Персонажи постоянно обращаются к Джасперу (Александр Ээльмаа), а он не отвечает, сидит в кресле-качалке, и только взгляд его выдает страдание от людской глупости, от того, что он слышал это не один раз – и от того, что он одинок. А вокруг увивается хлопотливая старушка Дэйси (Ита Эвер), заботливая и малость бестолковая; она то буквально достает всех доброжелательством, по пути забывая, что хотела сказать или сделать, то ведет себя тише воды ниже травы. Однако эта бабуся не так проста, как ей удается казаться. Свое она не упустит. В конце спектакля она к удивлению всего семейства заявит, что женила Джаспера на себе и начнет с восторгом описывать, как играл в часовне орган и как распахнулись двери в стене...

Но незадолго до того Генри вспомнит, как хоронили Дика, и так же женщина играла на органе, и так же распахнулись двери, чтобы принять гроб. Трагически ранняя смерть и неприлично поздняя свадьба показывают нелепость этого мира, его обманчивую, двойственную сущность.
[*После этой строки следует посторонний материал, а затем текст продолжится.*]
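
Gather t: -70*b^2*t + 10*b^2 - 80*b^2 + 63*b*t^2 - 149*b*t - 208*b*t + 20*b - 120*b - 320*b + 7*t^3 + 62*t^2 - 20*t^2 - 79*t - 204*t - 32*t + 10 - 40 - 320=-70*b^2 - 420*b + 7*t^3 + t^2*(63*b + 42) + t*(-70*b^2 - 357*b - 315) - 350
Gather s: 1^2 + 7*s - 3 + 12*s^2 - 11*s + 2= 12*s^2 - 4*s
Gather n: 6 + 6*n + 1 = 6*n + 7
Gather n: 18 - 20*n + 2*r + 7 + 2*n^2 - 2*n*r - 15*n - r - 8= 2*n^2 + n*(-2*r - 35) + r + 17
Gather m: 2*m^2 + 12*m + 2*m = 2*m^2 + 14*m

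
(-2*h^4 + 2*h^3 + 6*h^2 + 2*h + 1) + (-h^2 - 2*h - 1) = -2*h^4 + 2*h^3 + 5*h^2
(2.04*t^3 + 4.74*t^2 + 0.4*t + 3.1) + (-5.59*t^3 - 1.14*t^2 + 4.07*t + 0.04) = -3.55*t^3 + 3.6*t^2 + 4.47*t + 3.14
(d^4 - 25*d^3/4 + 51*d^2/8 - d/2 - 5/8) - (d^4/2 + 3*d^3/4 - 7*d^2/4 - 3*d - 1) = d^4/2 - 7*d^3 + 65*d^2/8 + 5*d/2 + 3/8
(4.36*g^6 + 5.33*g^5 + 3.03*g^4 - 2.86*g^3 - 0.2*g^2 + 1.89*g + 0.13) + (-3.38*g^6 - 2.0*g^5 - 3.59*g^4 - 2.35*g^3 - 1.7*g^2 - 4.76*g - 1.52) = 0.98*g^6 + 3.33*g^5 - 0.56*g^4 - 5.21*g^3 - 1.9*g^2 - 2.87*g - 1.39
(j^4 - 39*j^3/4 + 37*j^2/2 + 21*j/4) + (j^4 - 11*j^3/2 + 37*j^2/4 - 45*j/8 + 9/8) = 2*j^4 - 61*j^3/4 + 111*j^2/4 - 3*j/8 + 9/8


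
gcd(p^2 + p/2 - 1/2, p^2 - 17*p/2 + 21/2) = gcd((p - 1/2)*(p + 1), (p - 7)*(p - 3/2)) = 1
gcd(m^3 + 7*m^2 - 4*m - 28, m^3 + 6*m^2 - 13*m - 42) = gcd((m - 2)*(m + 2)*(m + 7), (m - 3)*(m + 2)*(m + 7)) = m^2 + 9*m + 14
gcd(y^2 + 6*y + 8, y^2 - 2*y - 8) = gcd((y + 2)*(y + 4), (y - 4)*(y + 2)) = y + 2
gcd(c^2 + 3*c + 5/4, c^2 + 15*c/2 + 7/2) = c + 1/2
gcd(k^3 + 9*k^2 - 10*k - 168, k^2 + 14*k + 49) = k + 7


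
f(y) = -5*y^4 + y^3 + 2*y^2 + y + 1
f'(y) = -20*y^3 + 3*y^2 + 4*y + 1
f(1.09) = -1.30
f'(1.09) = -16.98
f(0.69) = 1.84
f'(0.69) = -1.38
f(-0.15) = 0.89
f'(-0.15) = 0.54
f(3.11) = -414.21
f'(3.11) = -559.15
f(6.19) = -7019.62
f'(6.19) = -4602.82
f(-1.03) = -4.63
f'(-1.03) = 21.92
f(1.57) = -19.01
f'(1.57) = -62.72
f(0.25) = 1.37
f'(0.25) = 1.88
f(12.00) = -101651.00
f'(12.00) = -34079.00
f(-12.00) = -105131.00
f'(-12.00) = 34945.00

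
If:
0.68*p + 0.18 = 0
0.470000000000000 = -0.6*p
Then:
No Solution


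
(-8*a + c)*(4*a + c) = -32*a^2 - 4*a*c + c^2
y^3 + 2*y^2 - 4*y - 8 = (y - 2)*(y + 2)^2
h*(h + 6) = h^2 + 6*h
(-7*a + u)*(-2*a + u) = 14*a^2 - 9*a*u + u^2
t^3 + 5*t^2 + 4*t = t*(t + 1)*(t + 4)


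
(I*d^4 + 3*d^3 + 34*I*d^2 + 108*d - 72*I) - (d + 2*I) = I*d^4 + 3*d^3 + 34*I*d^2 + 107*d - 74*I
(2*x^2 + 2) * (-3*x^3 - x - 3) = -6*x^5 - 8*x^3 - 6*x^2 - 2*x - 6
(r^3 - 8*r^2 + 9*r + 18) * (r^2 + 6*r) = r^5 - 2*r^4 - 39*r^3 + 72*r^2 + 108*r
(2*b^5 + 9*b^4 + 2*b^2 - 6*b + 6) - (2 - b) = 2*b^5 + 9*b^4 + 2*b^2 - 5*b + 4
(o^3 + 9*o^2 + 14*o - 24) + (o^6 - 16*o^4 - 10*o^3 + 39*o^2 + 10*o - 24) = o^6 - 16*o^4 - 9*o^3 + 48*o^2 + 24*o - 48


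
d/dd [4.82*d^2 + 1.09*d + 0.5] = 9.64*d + 1.09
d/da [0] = 0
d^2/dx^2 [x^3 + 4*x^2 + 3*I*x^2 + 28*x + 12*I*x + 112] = 6*x + 8 + 6*I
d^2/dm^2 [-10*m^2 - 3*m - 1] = -20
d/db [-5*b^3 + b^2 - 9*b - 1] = -15*b^2 + 2*b - 9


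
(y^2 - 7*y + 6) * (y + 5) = y^3 - 2*y^2 - 29*y + 30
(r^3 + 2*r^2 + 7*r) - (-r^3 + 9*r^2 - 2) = 2*r^3 - 7*r^2 + 7*r + 2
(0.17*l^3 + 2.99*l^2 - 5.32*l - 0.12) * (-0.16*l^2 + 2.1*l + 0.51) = -0.0272*l^5 - 0.1214*l^4 + 7.2169*l^3 - 9.6279*l^2 - 2.9652*l - 0.0612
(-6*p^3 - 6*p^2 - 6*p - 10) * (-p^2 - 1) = 6*p^5 + 6*p^4 + 12*p^3 + 16*p^2 + 6*p + 10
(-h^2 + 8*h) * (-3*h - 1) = 3*h^3 - 23*h^2 - 8*h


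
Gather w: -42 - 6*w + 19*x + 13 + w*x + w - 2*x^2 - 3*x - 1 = w*(x - 5) - 2*x^2 + 16*x - 30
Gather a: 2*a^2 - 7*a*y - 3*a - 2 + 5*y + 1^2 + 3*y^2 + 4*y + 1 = 2*a^2 + a*(-7*y - 3) + 3*y^2 + 9*y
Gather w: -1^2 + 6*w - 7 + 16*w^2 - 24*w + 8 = 16*w^2 - 18*w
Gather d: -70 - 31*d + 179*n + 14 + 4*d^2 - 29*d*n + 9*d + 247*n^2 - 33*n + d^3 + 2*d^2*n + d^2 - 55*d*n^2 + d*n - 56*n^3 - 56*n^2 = d^3 + d^2*(2*n + 5) + d*(-55*n^2 - 28*n - 22) - 56*n^3 + 191*n^2 + 146*n - 56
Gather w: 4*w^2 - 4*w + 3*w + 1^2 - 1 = 4*w^2 - w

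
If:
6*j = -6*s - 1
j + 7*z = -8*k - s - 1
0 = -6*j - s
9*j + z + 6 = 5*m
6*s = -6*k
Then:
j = 1/30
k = 1/5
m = 25/21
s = -1/5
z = -73/210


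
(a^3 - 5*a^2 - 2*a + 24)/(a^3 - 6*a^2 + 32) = (a - 3)/(a - 4)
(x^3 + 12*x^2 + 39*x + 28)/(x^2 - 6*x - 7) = (x^2 + 11*x + 28)/(x - 7)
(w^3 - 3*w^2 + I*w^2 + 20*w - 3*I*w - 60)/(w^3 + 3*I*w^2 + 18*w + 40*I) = (w - 3)/(w + 2*I)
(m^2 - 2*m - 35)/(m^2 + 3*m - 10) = (m - 7)/(m - 2)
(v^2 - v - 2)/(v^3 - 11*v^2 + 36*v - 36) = (v + 1)/(v^2 - 9*v + 18)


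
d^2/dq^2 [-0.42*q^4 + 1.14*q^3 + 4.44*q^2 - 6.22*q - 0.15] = -5.04*q^2 + 6.84*q + 8.88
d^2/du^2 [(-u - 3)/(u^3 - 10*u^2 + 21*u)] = 2*(-3*u^5 + 12*u^4 + 161*u^3 - 1089*u^2 + 1890*u - 1323)/(u^3*(u^6 - 30*u^5 + 363*u^4 - 2260*u^3 + 7623*u^2 - 13230*u + 9261))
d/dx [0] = 0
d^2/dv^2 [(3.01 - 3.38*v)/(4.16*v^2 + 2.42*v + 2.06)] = (-(3.38*v - 3.01)*(8.32*v + 2.42)*(16.64*v + 4.84) + (84.3648*v - 8.684)*(4.16*v^2 + 2.42*v + 2.06))/(4.16*v^2 + 2.42*v + 2.06)^3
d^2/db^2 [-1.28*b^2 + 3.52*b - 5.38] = -2.56000000000000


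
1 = 1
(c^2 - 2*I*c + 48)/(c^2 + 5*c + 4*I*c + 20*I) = (c^2 - 2*I*c + 48)/(c^2 + c*(5 + 4*I) + 20*I)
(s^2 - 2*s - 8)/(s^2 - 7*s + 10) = (s^2 - 2*s - 8)/(s^2 - 7*s + 10)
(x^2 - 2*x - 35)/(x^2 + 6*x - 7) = (x^2 - 2*x - 35)/(x^2 + 6*x - 7)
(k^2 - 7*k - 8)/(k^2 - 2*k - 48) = (k + 1)/(k + 6)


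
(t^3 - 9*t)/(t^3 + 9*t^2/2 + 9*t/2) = 2*(t - 3)/(2*t + 3)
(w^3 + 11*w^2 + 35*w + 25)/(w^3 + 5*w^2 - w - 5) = (w + 5)/(w - 1)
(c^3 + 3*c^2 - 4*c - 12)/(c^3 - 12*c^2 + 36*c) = (c^3 + 3*c^2 - 4*c - 12)/(c*(c^2 - 12*c + 36))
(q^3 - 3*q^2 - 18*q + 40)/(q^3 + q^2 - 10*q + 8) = (q - 5)/(q - 1)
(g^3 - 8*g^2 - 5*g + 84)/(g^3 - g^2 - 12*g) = (g - 7)/g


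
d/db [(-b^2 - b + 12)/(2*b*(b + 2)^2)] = (b^3 - 36*b - 24)/(2*b^2*(b^3 + 6*b^2 + 12*b + 8))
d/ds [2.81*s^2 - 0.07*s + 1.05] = 5.62*s - 0.07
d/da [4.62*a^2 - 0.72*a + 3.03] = 9.24*a - 0.72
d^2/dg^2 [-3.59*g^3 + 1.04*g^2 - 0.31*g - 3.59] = 2.08 - 21.54*g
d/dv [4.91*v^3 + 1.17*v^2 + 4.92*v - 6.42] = 14.73*v^2 + 2.34*v + 4.92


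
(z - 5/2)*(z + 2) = z^2 - z/2 - 5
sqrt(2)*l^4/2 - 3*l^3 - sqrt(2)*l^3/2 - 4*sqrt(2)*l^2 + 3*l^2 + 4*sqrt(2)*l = l*(l - 1)*(l - 4*sqrt(2))*(sqrt(2)*l/2 + 1)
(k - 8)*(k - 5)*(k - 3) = k^3 - 16*k^2 + 79*k - 120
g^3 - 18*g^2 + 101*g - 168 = (g - 8)*(g - 7)*(g - 3)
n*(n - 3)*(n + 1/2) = n^3 - 5*n^2/2 - 3*n/2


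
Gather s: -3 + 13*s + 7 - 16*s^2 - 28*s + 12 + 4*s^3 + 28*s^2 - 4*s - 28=4*s^3 + 12*s^2 - 19*s - 12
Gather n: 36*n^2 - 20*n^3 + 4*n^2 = -20*n^3 + 40*n^2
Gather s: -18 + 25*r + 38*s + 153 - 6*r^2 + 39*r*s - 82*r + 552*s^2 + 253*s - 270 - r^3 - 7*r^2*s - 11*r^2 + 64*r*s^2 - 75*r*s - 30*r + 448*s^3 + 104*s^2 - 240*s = -r^3 - 17*r^2 - 87*r + 448*s^3 + s^2*(64*r + 656) + s*(-7*r^2 - 36*r + 51) - 135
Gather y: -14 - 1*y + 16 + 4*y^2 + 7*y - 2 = 4*y^2 + 6*y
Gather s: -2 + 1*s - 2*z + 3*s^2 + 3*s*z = 3*s^2 + s*(3*z + 1) - 2*z - 2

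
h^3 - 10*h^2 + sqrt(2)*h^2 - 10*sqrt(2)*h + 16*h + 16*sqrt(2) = (h - 8)*(h - 2)*(h + sqrt(2))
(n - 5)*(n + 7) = n^2 + 2*n - 35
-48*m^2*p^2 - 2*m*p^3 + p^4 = p^2*(-8*m + p)*(6*m + p)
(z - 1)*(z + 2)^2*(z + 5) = z^4 + 8*z^3 + 15*z^2 - 4*z - 20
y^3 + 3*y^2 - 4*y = y*(y - 1)*(y + 4)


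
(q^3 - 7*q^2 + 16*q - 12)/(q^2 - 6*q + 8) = (q^2 - 5*q + 6)/(q - 4)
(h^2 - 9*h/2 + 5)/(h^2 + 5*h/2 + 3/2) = (2*h^2 - 9*h + 10)/(2*h^2 + 5*h + 3)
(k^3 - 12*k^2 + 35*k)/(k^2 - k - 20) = k*(k - 7)/(k + 4)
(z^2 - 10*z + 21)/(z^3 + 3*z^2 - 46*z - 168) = (z - 3)/(z^2 + 10*z + 24)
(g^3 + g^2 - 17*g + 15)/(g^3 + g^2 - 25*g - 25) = (g^2 - 4*g + 3)/(g^2 - 4*g - 5)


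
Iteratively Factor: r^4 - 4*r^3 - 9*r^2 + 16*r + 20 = (r - 2)*(r^3 - 2*r^2 - 13*r - 10) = (r - 2)*(r + 1)*(r^2 - 3*r - 10) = (r - 2)*(r + 1)*(r + 2)*(r - 5)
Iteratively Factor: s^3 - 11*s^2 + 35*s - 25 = (s - 5)*(s^2 - 6*s + 5) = (s - 5)*(s - 1)*(s - 5)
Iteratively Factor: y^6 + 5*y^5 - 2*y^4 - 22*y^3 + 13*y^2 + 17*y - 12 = (y + 3)*(y^5 + 2*y^4 - 8*y^3 + 2*y^2 + 7*y - 4) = (y + 3)*(y + 4)*(y^4 - 2*y^3 + 2*y - 1) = (y - 1)*(y + 3)*(y + 4)*(y^3 - y^2 - y + 1) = (y - 1)*(y + 1)*(y + 3)*(y + 4)*(y^2 - 2*y + 1) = (y - 1)^2*(y + 1)*(y + 3)*(y + 4)*(y - 1)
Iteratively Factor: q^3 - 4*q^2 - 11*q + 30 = (q + 3)*(q^2 - 7*q + 10) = (q - 2)*(q + 3)*(q - 5)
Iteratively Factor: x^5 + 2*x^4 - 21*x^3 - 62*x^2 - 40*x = (x - 5)*(x^4 + 7*x^3 + 14*x^2 + 8*x) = (x - 5)*(x + 1)*(x^3 + 6*x^2 + 8*x) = (x - 5)*(x + 1)*(x + 4)*(x^2 + 2*x) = (x - 5)*(x + 1)*(x + 2)*(x + 4)*(x)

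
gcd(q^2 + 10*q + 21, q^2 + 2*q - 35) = q + 7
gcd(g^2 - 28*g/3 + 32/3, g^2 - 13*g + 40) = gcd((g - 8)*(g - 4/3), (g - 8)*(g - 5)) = g - 8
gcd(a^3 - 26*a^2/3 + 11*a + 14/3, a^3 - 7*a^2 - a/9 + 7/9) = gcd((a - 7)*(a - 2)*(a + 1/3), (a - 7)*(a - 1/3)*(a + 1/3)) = a^2 - 20*a/3 - 7/3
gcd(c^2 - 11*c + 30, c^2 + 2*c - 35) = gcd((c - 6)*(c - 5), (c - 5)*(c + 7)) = c - 5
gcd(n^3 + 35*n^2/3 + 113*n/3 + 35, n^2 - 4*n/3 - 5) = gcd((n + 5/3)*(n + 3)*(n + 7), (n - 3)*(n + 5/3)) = n + 5/3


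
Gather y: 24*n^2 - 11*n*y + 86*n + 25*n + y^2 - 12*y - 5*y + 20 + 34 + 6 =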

Этот мир, как и мир героев Жорди Галсерана, крайне непрочен. И режиссер подчеркивает его хрупкость финалом. Еще до того, как прозвучат заключительные реплики, рабочие сцены начнут разбирать декорацию уютного английского загородного дома, очаровательно придуманную сценографом Пилле Янес. Под звуки органа персонажи остаются под открытым небом, но не замечают этого. Ведь и мы делаем вид, что не замечаем, как исчезает привычная нам декорация старушки Европы.

Между прочим, в оригинале пьеса Саймона называется Сlose of Play – термин из профессионального сленга игроков в крикет и бриджевых маклеров. Игра закончена, сцена разобрана. Герои и статисты расходятся по домам.